The price of elections rises the question of whether elections 2 in 1 should be organised - local elections and for members of the European Parliament to take place in a single day. Prime Minister Zoran Milanovic believes, however, that if there are elections 2 in 1 there is a risk the EU issues not to be discussed at all. Whenever the elections, they will be another hole through which political energy will leak.
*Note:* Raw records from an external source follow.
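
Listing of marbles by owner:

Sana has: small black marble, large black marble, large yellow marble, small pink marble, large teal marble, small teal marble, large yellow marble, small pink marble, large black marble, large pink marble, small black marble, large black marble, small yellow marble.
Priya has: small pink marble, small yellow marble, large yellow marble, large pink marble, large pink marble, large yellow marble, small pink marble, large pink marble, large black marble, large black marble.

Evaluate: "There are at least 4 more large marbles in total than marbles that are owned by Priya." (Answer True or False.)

True

|large marbles| = 14.
|marbles owned by Priya| = 10.
The claim requires 14 − 10 = 4 ≥ 4, which holds.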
This government was a ray of hope that the transition in Croatia has been completed and the time has come for genuine reforms that will deliver the country to the next level - from the level of stately and institutional building and political primitivism to the level of economic restructuring, farewell to state ownership and opening of the government to full transparency. For now it seems that only the opening to full transparency will remain. All the rest is about to continue as before. As said in an interview for this website Zoran Aralica, an economic analyst, the biggest challenge for Croatia after joining the EU will be to bid farewell to communist mentality. All evidence lead to confirmation of this conclusion.